Absolutely, and I think we tend to think about the sort of the Iranian access of influence. We're not focusing anywhere near enough on Saudi Arabia and its economic ambitions and extraordinary achievements, really.

Speaker 2

And I think that's one of the things that I'm interested to talk about to Sam. It was Saudi government that has made a very big play for economic development, and it still seems to be quite keen on having relationships with Israel be part of that.

Speaker 4

I think your your opening point is right, Steph, which is the conditions for people living in these countries in the Middle East, and the conditioners were ripe for the Arab Spring, which is many, many years ago, and now that we have to assume that they will be even more ripe for you know, overthrowing revolution and so on, because people are feeling even more like they don't see the economic opportunities and that the future is even less

clear for them. So I think it will be fascinating to hear from Sam about the conditions on the ground. I was reporting them at least in twenty five twenty oh six, around the time of great optimism, when there was lots of you know, the franchise and the vote being given to more people in Arab nations. So there was a great deal of opt that then withered away when Rafi Careri, who was the leader in Lebanon, was assassinated.

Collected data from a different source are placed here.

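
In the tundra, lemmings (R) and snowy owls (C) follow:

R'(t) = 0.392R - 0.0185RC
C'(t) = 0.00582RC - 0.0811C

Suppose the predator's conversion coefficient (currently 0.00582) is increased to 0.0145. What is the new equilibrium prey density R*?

R* ≈ 5.59

At the interior fixed point, setting dC/dt = 0 with C > 0 fixes R* = (predator death rate)/(RC coefficient) — independent of the other coefficients.
With the change, R* = 0.0811/0.0145 = 5.59; it falls from 13.9.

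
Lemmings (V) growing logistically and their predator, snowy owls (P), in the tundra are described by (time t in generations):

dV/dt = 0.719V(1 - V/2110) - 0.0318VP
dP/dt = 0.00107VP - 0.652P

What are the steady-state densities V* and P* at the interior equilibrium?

V* ≈ 609, P* ≈ 16.1

From dP/dt = 0 with P > 0: 0.00107V* = 0.652, so V* = 609.
Substitute into dV/dt = 0: 0.719(1 - 609/2110) = 0.0318P*.
The bracket is 0.711, giving P* = 0.511/0.0318 = 16.1.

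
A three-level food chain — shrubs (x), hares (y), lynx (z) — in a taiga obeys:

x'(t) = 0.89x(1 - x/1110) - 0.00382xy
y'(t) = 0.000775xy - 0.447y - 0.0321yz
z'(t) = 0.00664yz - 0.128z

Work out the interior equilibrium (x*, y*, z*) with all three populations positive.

From dz/dt = 0: 0.00664y* = 0.128, so y* = 19.3.
From dx/dt = 0: 0.89(1 - x*/1110) = 0.00382·19.3, giving x* = 1110·(1 - 0.0827) = 1020.
From dy/dt = 0: 0.000775·1020 - 0.447 = 0.0321z*, so z* = 0.342/0.0321 = 10.7.

x* ≈ 1020, y* ≈ 19.3, z* ≈ 10.7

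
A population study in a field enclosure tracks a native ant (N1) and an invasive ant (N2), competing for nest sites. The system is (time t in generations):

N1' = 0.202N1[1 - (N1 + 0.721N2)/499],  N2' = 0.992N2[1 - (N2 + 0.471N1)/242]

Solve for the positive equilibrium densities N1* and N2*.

N1* ≈ 491, N2* ≈ 10.6

Setting both brackets to zero gives the nullclines N1 + 0.721N2 = 499 and 0.471N1 + N2 = 242.
Substituting N2 = 242 - 0.471N1 into the first: N1(1 - 0.721·0.471) = 499 - 0.721·242.
So N1* = 325/0.66 = 491, and then N2* = 242 - 0.471·491 = 10.6.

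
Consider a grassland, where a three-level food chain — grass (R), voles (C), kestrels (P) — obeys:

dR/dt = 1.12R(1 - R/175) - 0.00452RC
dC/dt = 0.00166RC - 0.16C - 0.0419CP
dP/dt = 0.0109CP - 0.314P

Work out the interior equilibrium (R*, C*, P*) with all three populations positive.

R* ≈ 155, C* ≈ 28.8, P* ≈ 2.31

From dP/dt = 0: 0.0109C* = 0.314, so C* = 28.8.
From dR/dt = 0: 1.12(1 - R*/175) = 0.00452·28.8, giving R* = 175·(1 - 0.116) = 155.
From dC/dt = 0: 0.00166·155 - 0.16 = 0.0419P*, so P* = 0.0967/0.0419 = 2.31.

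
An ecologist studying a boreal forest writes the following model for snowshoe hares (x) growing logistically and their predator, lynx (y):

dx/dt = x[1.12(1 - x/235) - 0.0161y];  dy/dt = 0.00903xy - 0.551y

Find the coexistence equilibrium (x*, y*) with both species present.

x* ≈ 61, y* ≈ 51.5

From dy/dt = 0 with y > 0: 0.00903x* = 0.551, so x* = 61.
Substitute into dx/dt = 0: 1.12(1 - 61/235) = 0.0161y*.
The bracket is 0.74, giving y* = 0.829/0.0161 = 51.5.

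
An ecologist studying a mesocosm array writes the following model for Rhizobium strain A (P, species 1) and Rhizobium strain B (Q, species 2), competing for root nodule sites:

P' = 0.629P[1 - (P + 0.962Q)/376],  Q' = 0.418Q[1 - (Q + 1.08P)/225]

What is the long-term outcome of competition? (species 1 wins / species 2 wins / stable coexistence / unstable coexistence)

Compare the nullcline intercepts: K1/α12 = 376/0.962 = 391 > K2 = 225; K2/α21 = 225/1.08 = 208 < K1 = 376.
Since the inequalities point opposite ways, species 1 can invade but species 2 cannot.

species 1 excludes species 2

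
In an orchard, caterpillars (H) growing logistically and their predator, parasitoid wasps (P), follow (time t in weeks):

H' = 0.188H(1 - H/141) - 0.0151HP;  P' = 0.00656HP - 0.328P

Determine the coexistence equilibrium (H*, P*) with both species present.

From dP/dt = 0 with P > 0: 0.00656H* = 0.328, so H* = 50.
Substitute into dH/dt = 0: 0.188(1 - 50/141) = 0.0151P*.
The bracket is 0.645, giving P* = 0.121/0.0151 = 8.04.

H* ≈ 50, P* ≈ 8.04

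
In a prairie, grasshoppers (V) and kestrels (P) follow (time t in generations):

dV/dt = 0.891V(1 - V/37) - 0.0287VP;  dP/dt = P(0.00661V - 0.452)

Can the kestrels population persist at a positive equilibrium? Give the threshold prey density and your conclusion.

Threshold V = 68.4; K < 68.4, so no, the predator goes extinct.

The predator equation gives dP/dt > 0 only when V > 0.452/0.00661 = 68.4.
Without the predator, V → K = 37. Since 37 < 68.4, the predator cannot invade.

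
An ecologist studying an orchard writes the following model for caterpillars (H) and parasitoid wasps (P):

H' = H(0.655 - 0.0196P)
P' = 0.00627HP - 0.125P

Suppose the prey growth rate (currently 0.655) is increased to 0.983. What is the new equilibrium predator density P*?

P* ≈ 50.2

At the interior fixed point, setting dH/dt = 0 with H > 0 fixes P* = (prey growth rate)/(HP coefficient) — independent of the other coefficients.
With the change, P* = 0.983/0.0196 = 50.2; it rises from 33.4.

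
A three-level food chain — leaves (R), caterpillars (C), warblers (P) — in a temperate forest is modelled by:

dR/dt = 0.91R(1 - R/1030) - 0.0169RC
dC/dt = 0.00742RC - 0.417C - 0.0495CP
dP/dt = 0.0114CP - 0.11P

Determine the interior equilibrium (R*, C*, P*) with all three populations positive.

From dP/dt = 0: 0.0114C* = 0.11, so C* = 9.65.
From dR/dt = 0: 0.91(1 - R*/1030) = 0.0169·9.65, giving R* = 1030·(1 - 0.179) = 845.
From dC/dt = 0: 0.00742·845 - 0.417 = 0.0495P*, so P* = 5.86/0.0495 = 118.

R* ≈ 845, C* ≈ 9.65, P* ≈ 118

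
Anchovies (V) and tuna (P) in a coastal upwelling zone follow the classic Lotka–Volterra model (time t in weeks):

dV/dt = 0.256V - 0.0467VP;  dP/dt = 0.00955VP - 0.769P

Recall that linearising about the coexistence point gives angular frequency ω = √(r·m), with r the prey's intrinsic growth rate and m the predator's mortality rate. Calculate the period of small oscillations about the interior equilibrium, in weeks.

T ≈ 14.2 weeks

Here r = 0.256 and m = 0.769, so r·m = 0.197.
ω = √0.197 = 0.444 per week, hence T = 2π/ω ≈ 14.2 weeks.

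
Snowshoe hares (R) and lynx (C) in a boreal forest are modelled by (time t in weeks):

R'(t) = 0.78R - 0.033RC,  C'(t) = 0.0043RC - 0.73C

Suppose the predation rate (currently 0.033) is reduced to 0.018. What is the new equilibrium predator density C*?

C* ≈ 43.3

At the interior fixed point, setting dR/dt = 0 with R > 0 fixes C* = (prey growth rate)/(RC coefficient) — independent of the other coefficients.
With the change, C* = 0.78/0.018 = 43.3; it rises from 23.6.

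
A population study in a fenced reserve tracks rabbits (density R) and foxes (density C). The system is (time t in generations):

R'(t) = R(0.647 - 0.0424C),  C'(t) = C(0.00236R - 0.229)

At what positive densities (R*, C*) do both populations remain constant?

R* ≈ 97, C* ≈ 15.3

Set dC/dt = 0 with C > 0: 0.00236R - 0.229 = 0, so R* = 0.229/0.00236 = 97.
Set dR/dt = 0 with R > 0: 0.647 - 0.0424C = 0, so C* = 0.647/0.0424 = 15.3.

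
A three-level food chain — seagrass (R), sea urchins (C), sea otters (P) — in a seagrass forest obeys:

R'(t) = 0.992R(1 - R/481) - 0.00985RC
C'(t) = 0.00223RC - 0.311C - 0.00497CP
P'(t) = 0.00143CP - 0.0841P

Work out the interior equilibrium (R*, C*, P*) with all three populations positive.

R* ≈ 200, C* ≈ 58.8, P* ≈ 27.2

From dP/dt = 0: 0.00143C* = 0.0841, so C* = 58.8.
From dR/dt = 0: 0.992(1 - R*/481) = 0.00985·58.8, giving R* = 481·(1 - 0.584) = 200.
From dC/dt = 0: 0.00223·200 - 0.311 = 0.00497P*, so P* = 0.135/0.00497 = 27.2.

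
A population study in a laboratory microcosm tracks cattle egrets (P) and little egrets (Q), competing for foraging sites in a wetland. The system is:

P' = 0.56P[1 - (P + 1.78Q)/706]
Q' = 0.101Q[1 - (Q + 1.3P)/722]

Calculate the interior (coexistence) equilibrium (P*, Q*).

Setting both brackets to zero gives the nullclines P + 1.78Q = 706 and 1.3P + Q = 722.
Substituting Q = 722 - 1.3P into the first: P(1 - 1.78·1.3) = 706 - 1.78·722.
So P* = -579/-1.31 = 441, and then Q* = 722 - 1.3·441 = 149.

P* ≈ 441, Q* ≈ 149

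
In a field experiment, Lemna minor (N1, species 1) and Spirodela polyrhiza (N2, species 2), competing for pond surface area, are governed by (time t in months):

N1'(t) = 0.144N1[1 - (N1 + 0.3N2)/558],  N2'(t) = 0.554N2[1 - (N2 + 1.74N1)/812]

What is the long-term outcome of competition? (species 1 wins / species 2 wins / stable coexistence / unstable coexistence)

Compare the nullcline intercepts: K1/α12 = 558/0.3 = 1860 > K2 = 812; K2/α21 = 812/1.74 = 467 < K1 = 558.
Since the inequalities point opposite ways, species 1 can invade but species 2 cannot.

species 1 excludes species 2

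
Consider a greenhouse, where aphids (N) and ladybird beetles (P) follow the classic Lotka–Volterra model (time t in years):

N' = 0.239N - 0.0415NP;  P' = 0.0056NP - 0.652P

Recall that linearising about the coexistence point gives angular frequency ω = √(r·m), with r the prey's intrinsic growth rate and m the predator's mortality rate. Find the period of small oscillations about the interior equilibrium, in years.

Here r = 0.239 and m = 0.652, so r·m = 0.156.
ω = √0.156 = 0.395 per year, hence T = 2π/ω ≈ 15.9 years.

T ≈ 15.9 years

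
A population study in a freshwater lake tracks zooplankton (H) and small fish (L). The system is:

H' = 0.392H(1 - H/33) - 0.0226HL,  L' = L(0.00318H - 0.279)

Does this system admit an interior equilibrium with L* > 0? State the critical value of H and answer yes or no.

The predator equation gives dL/dt > 0 only when H > 0.279/0.00318 = 87.7.
Without the predator, H → K = 33. Since 33 < 87.7, the predator cannot invade.

Threshold H = 87.7; K < 87.7, so no, the predator goes extinct.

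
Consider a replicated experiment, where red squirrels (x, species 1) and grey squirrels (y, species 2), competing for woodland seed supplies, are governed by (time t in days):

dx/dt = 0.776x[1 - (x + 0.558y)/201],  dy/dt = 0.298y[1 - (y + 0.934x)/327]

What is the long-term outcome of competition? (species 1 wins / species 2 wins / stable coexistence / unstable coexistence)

stable coexistence

Compare the nullcline intercepts: K1/α12 = 201/0.558 = 360 > K2 = 327; K2/α21 = 327/0.934 = 350 > K1 = 201.
Since both inequalities hold, each species can invade when rare, so the interior equilibrium is stable.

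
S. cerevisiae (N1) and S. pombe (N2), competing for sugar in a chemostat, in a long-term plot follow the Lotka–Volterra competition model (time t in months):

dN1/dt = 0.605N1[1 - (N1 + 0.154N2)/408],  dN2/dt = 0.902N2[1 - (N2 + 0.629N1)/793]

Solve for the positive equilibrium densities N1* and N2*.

N1* ≈ 317, N2* ≈ 594

Setting both brackets to zero gives the nullclines N1 + 0.154N2 = 408 and 0.629N1 + N2 = 793.
Substituting N2 = 793 - 0.629N1 into the first: N1(1 - 0.154·0.629) = 408 - 0.154·793.
So N1* = 286/0.903 = 317, and then N2* = 793 - 0.629·317 = 594.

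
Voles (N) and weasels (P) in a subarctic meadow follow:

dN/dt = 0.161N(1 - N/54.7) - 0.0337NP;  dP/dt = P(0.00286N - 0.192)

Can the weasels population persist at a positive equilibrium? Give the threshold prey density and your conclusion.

Threshold N = 67.1; K < 67.1, so no, the predator goes extinct.

The predator equation gives dP/dt > 0 only when N > 0.192/0.00286 = 67.1.
Without the predator, N → K = 54.7. Since 54.7 < 67.1, the predator cannot invade.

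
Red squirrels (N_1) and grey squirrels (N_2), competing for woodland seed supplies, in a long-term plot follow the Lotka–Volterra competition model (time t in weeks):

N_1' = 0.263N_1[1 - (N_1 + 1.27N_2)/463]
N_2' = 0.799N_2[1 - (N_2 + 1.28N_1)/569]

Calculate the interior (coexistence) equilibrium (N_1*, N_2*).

N_1* ≈ 415, N_2* ≈ 37.8

Setting both brackets to zero gives the nullclines N_1 + 1.27N_2 = 463 and 1.28N_1 + N_2 = 569.
Substituting N_2 = 569 - 1.28N_1 into the first: N_1(1 - 1.27·1.28) = 463 - 1.27·569.
So N_1* = -260/-0.626 = 415, and then N_2* = 569 - 1.28·415 = 37.8.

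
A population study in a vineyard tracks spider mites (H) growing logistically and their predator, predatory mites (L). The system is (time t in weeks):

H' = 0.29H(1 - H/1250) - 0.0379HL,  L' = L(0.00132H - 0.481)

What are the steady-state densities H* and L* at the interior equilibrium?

H* ≈ 364, L* ≈ 5.42

From dL/dt = 0 with L > 0: 0.00132H* = 0.481, so H* = 364.
Substitute into dH/dt = 0: 0.29(1 - 364/1250) = 0.0379L*.
The bracket is 0.708, giving L* = 0.205/0.0379 = 5.42.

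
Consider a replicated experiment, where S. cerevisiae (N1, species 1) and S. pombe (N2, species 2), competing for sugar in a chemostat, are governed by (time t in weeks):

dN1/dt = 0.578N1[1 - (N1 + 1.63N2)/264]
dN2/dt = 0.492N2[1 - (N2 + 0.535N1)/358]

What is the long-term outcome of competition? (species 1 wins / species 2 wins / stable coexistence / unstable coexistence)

Compare the nullcline intercepts: K1/α12 = 264/1.63 = 162 < K2 = 358; K2/α21 = 358/0.535 = 669 > K1 = 264.
Since the inequalities point opposite ways, species 2 can invade but species 1 cannot.

species 2 excludes species 1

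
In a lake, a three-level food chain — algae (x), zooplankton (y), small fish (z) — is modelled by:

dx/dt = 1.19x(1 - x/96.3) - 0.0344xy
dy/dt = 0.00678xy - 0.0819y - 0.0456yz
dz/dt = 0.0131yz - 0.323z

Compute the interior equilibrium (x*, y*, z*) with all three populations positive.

From dz/dt = 0: 0.0131y* = 0.323, so y* = 24.7.
From dx/dt = 0: 1.19(1 - x*/96.3) = 0.0344·24.7, giving x* = 96.3·(1 - 0.713) = 27.7.
From dy/dt = 0: 0.00678·27.7 - 0.0819 = 0.0456z*, so z* = 0.106/0.0456 = 2.32.

x* ≈ 27.7, y* ≈ 24.7, z* ≈ 2.32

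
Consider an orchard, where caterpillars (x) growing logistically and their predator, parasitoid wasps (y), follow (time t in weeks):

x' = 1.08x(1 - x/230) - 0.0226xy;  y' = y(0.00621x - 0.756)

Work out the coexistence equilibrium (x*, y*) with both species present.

From dy/dt = 0 with y > 0: 0.00621x* = 0.756, so x* = 122.
Substitute into dx/dt = 0: 1.08(1 - 122/230) = 0.0226y*.
The bracket is 0.471, giving y* = 0.508/0.0226 = 22.5.

x* ≈ 122, y* ≈ 22.5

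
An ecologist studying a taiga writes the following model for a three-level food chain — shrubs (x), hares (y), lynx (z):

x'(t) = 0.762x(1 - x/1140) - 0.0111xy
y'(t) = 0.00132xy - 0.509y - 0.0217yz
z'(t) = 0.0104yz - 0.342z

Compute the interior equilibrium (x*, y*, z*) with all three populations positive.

x* ≈ 594, y* ≈ 32.9, z* ≈ 12.7

From dz/dt = 0: 0.0104y* = 0.342, so y* = 32.9.
From dx/dt = 0: 0.762(1 - x*/1140) = 0.0111·32.9, giving x* = 1140·(1 - 0.479) = 594.
From dy/dt = 0: 0.00132·594 - 0.509 = 0.0217z*, so z* = 0.275/0.0217 = 12.7.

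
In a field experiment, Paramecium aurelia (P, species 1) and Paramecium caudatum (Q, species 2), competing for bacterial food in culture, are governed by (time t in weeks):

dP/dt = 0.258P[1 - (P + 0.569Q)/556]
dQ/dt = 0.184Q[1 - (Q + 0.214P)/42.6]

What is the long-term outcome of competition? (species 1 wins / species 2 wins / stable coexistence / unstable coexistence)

Compare the nullcline intercepts: K1/α12 = 556/0.569 = 977 > K2 = 42.6; K2/α21 = 42.6/0.214 = 199 < K1 = 556.
Since the inequalities point opposite ways, species 1 can invade but species 2 cannot.

species 1 excludes species 2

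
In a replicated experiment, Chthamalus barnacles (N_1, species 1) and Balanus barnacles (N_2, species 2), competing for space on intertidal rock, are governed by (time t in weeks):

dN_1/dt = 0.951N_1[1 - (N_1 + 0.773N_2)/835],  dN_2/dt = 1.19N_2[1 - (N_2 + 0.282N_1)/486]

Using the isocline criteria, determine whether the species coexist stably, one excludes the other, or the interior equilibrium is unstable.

Compare the nullcline intercepts: K1/α12 = 835/0.773 = 1080 > K2 = 486; K2/α21 = 486/0.282 = 1720 > K1 = 835.
Since both inequalities hold, each species can invade when rare, so the interior equilibrium is stable.

stable coexistence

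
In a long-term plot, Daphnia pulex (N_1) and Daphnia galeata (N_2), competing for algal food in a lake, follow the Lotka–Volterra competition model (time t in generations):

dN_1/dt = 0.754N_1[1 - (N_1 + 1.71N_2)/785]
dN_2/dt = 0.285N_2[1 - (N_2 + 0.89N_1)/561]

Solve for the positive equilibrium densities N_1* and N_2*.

Setting both brackets to zero gives the nullclines N_1 + 1.71N_2 = 785 and 0.89N_1 + N_2 = 561.
Substituting N_2 = 561 - 0.89N_1 into the first: N_1(1 - 1.71·0.89) = 785 - 1.71·561.
So N_1* = -174/-0.522 = 334, and then N_2* = 561 - 0.89·334 = 264.

N_1* ≈ 334, N_2* ≈ 264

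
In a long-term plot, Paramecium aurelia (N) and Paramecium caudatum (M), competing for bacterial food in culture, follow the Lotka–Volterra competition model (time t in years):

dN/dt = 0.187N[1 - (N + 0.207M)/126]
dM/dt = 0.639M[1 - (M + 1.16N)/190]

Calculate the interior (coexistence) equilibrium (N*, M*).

N* ≈ 114, M* ≈ 57.7

Setting both brackets to zero gives the nullclines N + 0.207M = 126 and 1.16N + M = 190.
Substituting M = 190 - 1.16N into the first: N(1 - 0.207·1.16) = 126 - 0.207·190.
So N* = 86.7/0.76 = 114, and then M* = 190 - 1.16·114 = 57.7.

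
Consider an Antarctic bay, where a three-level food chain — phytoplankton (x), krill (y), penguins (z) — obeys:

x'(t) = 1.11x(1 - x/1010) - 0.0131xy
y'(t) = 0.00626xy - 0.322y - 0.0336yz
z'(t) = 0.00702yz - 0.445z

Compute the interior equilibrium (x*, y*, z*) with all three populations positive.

From dz/dt = 0: 0.00702y* = 0.445, so y* = 63.4.
From dx/dt = 0: 1.11(1 - x*/1010) = 0.0131·63.4, giving x* = 1010·(1 - 0.748) = 254.
From dy/dt = 0: 0.00626·254 - 0.322 = 0.0336z*, so z* = 1.27/0.0336 = 37.8.

x* ≈ 254, y* ≈ 63.4, z* ≈ 37.8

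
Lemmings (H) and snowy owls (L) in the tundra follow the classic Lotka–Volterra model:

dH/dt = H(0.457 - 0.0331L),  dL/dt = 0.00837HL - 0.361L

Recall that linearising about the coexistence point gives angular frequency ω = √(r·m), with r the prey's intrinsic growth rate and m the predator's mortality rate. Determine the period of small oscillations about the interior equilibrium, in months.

Here r = 0.457 and m = 0.361, so r·m = 0.165.
ω = √0.165 = 0.406 per month, hence T = 2π/ω ≈ 15.5 months.

T ≈ 15.5 months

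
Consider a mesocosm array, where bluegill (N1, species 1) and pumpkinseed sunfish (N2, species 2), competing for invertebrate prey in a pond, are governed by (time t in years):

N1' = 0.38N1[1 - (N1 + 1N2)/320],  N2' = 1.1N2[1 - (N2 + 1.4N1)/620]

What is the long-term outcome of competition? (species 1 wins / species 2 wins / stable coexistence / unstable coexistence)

Compare the nullcline intercepts: K1/α12 = 320/1 = 320 < K2 = 620; K2/α21 = 620/1.4 = 443 > K1 = 320.
Since the inequalities point opposite ways, species 2 can invade but species 1 cannot.

species 2 excludes species 1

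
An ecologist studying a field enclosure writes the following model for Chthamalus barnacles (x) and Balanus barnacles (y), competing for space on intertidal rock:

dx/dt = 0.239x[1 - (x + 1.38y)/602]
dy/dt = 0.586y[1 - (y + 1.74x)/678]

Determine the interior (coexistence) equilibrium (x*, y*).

x* ≈ 238, y* ≈ 264

Setting both brackets to zero gives the nullclines x + 1.38y = 602 and 1.74x + y = 678.
Substituting y = 678 - 1.74x into the first: x(1 - 1.38·1.74) = 602 - 1.38·678.
So x* = -334/-1.4 = 238, and then y* = 678 - 1.74·238 = 264.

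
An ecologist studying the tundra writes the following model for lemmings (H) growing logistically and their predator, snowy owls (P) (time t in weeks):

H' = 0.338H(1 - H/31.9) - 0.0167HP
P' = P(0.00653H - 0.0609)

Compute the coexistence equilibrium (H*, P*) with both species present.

H* ≈ 9.33, P* ≈ 14.3

From dP/dt = 0 with P > 0: 0.00653H* = 0.0609, so H* = 9.33.
Substitute into dH/dt = 0: 0.338(1 - 9.33/31.9) = 0.0167P*.
The bracket is 0.708, giving P* = 0.239/0.0167 = 14.3.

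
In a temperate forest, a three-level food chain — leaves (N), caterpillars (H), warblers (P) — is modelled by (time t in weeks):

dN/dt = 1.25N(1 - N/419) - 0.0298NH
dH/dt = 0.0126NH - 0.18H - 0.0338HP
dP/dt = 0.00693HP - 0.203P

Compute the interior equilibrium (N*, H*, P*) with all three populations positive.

From dP/dt = 0: 0.00693H* = 0.203, so H* = 29.3.
From dN/dt = 0: 1.25(1 - N*/419) = 0.0298·29.3, giving N* = 419·(1 - 0.698) = 126.
From dH/dt = 0: 0.0126·126 - 0.18 = 0.0338P*, so P* = 1.41/0.0338 = 41.8.

N* ≈ 126, H* ≈ 29.3, P* ≈ 41.8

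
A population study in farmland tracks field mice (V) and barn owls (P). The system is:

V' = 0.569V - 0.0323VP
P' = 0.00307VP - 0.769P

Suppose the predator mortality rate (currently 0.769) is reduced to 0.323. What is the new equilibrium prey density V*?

At the interior fixed point, setting dP/dt = 0 with P > 0 fixes V* = (predator death rate)/(VP coefficient) — independent of the other coefficients.
With the change, V* = 0.323/0.00307 = 105; it falls from 250.

V* ≈ 105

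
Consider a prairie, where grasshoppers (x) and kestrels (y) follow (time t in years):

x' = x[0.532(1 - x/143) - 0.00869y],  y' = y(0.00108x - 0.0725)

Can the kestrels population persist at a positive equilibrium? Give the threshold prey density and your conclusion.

The predator equation gives dy/dt > 0 only when x > 0.0725/0.00108 = 67.1.
Without the predator, x → K = 143. Since 143 > 67.1, the predator can invade and persist.

Threshold x = 67.1; K > 67.1, so yes, the predator persists.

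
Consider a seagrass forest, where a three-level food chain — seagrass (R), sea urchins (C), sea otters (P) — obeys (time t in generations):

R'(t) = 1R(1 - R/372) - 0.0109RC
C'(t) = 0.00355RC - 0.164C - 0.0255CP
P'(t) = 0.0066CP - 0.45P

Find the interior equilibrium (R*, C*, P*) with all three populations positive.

R* ≈ 95.5, C* ≈ 68.2, P* ≈ 6.87

From dP/dt = 0: 0.0066C* = 0.45, so C* = 68.2.
From dR/dt = 0: 1(1 - R*/372) = 0.0109·68.2, giving R* = 372·(1 - 0.743) = 95.5.
From dC/dt = 0: 0.00355·95.5 - 0.164 = 0.0255P*, so P* = 0.175/0.0255 = 6.87.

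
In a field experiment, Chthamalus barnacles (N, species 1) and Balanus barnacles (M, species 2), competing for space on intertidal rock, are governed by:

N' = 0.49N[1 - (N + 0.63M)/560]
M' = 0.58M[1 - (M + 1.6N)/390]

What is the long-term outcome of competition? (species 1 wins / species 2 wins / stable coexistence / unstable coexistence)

species 1 excludes species 2

Compare the nullcline intercepts: K1/α12 = 560/0.63 = 889 > K2 = 390; K2/α21 = 390/1.6 = 244 < K1 = 560.
Since the inequalities point opposite ways, species 1 can invade but species 2 cannot.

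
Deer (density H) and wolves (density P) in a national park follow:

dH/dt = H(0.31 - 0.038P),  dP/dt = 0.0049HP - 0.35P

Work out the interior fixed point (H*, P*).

H* ≈ 71.4, P* ≈ 8.16

Set dP/dt = 0 with P > 0: 0.0049H - 0.35 = 0, so H* = 0.35/0.0049 = 71.4.
Set dH/dt = 0 with H > 0: 0.31 - 0.038P = 0, so P* = 0.31/0.038 = 8.16.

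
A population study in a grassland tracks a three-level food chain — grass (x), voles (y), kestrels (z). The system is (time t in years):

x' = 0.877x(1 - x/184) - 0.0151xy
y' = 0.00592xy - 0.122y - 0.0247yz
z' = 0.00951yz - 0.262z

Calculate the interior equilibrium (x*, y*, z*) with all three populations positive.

x* ≈ 96.7, y* ≈ 27.5, z* ≈ 18.2

From dz/dt = 0: 0.00951y* = 0.262, so y* = 27.5.
From dx/dt = 0: 0.877(1 - x*/184) = 0.0151·27.5, giving x* = 184·(1 - 0.474) = 96.7.
From dy/dt = 0: 0.00592·96.7 - 0.122 = 0.0247z*, so z* = 0.451/0.0247 = 18.2.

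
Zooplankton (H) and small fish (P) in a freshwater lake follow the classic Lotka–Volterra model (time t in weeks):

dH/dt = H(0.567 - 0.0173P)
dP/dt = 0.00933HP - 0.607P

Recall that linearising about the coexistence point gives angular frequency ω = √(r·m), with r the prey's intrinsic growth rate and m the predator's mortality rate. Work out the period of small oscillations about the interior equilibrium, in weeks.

Here r = 0.567 and m = 0.607, so r·m = 0.344.
ω = √0.344 = 0.587 per week, hence T = 2π/ω ≈ 10.7 weeks.

T ≈ 10.7 weeks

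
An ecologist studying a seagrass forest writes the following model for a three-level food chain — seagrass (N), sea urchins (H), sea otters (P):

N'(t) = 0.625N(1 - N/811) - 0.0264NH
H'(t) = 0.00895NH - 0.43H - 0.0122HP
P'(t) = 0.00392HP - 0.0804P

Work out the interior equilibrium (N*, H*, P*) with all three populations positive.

From dP/dt = 0: 0.00392H* = 0.0804, so H* = 20.5.
From dN/dt = 0: 0.625(1 - N*/811) = 0.0264·20.5, giving N* = 811·(1 - 0.866) = 108.
From dH/dt = 0: 0.00895·108 - 0.43 = 0.0122P*, so P* = 0.54/0.0122 = 44.3.

N* ≈ 108, H* ≈ 20.5, P* ≈ 44.3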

So you have these these ebbs and flows in the Middle East, and it's hard to see how it's particularly higher, but at the moment, you know, there's been a lot of discussion around the past year about whether the conflict potentially between Benjamin Etnia, who's personal objectives were staying in office, avoiding various court cases, and the sort of long term interest of the country and whether he's undermining the sort of future security of the nation in order to try

and protect his position. But you know, of course, the corollary to that is he's undermining the economic future of Israel as well.

Speaker 3

Absolutely, if you go back to before October the seventh, I mean, there was a very general optimistic mood around the place, and an optimistic mood which is partly on the fact that the Israeli economy was doing extremely well, but also on the idea that Israel would forge close relations with Saudi Arabia and other sort of economically vibrant forces in that region. What it's all been modified in various significant ways now.

Speaker 2

Gulf nations certainly that there isn't really a plan B. You know, they were building, they were vesting their continued sort of global heft in part on being able to sort of assume away the Palestinian problem and build their relations with Israel. Anyway, the loads of discuss we should get onto someone who knows even more about it than the three of us, which is Sam Daga. Sam, thank

you very much for joining us. You cover a lot of countries in the region, primarily Saudi Arabia, But I know that you've also been roving quite widely, and you wrote I thought a great story recently about the dilemma facing Israel's Arab neighbors, which we've touched on just there, but maybe just spell that out for us.

Speaker 5

Sure, Thank you very much, Stephanie and everyone. I mean, I will start with Jordan, where I was a week ago, and I could tell you like Jordan literally and figuratively sits at the heart of the ever shifting sands of the Middle East, as the US Institute of Peace said in a report last month. Today its population of eleven million, sixty percent of those are of Palestinian origin, including King

Abdullah's wife, Queen Rania. Later this month will mark the thirtieth anniversary of the peace treaty between Israel and Jordan, and the bilateral aid that Jordan depends on from the US is largely, you know, contingent upon maintaining this treaty. Jordan is central to this US vision of a region in which Israel is integrated economically, militarily. Jordan is also reliant heavily on aid from the oil rich countries of the region like Saudi Arabia and the UAE, and more

importantly I mean for these countries. Jordan is actually the last piece of the puzzle in this sort of Iranian arc of influence in the Middle East, the so called Axis of resistance. It is the only country where Iran does it have real influence, either through the government or through militant groups like Hesbelan Lebanon or the or the militias in Iraq. So it is absolutely crucial for these countries.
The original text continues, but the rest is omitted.